Invasions were deliberately more frequent in our network test (because they were, you know, being tested!), but in Salt and Sacrifice, we’re following the standard established in Dark Souls 3: you can only be invaded if you’ve already summoned a friendly ally. We’ve also included a full co-op mode, where you can progress jointly with a friend through the entire game (minus the tutorial). This co-op mode is also exempt from random invasions, unless the two of you summon a third ally.
But hey, if you’re in a dueling mood, you can waive all these invasion requirements by lighting a special item called a red candle; its ominous glow signaling that you don’t mind being invaded, and can be by anyone, at any time.
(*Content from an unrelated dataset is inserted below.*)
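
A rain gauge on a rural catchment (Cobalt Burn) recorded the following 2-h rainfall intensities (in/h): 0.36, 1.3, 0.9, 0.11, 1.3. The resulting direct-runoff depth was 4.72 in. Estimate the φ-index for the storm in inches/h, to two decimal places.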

The platforming nature of the game, along with the dynamic and varied combat, means that certain weapon and runic attack combos may be better suited for different types of terrain, and chasing each other through falling hazards and traps is a contest of its own; you may be outmatched, but if you wall jump up a mine shaft, things may not go as well for anyone who follows. Impromptu fight clubs can emerge in all sorts of interesting places throughout the world, and we’re excited to see players take advantage of the wide variety of landscapes in their PvP experience.
Shane and I have been filling the world of Salt and Sacrifice with all sorts of fun things over the last two years. From our expansive game map, to the unique enemies that fill it, to the weapons and armor you’ll loot and craft to overcome them, there’s been a lot of work to do to reach this moment. But it wasn’t until we got to experience it with you–the community–that we finally got a glimpse of the light at the end of the proverbial tunnel.
We’re excited to meet you all in the game, either as fellow Inquisitors or on the field of battle, when it launches tomorrow!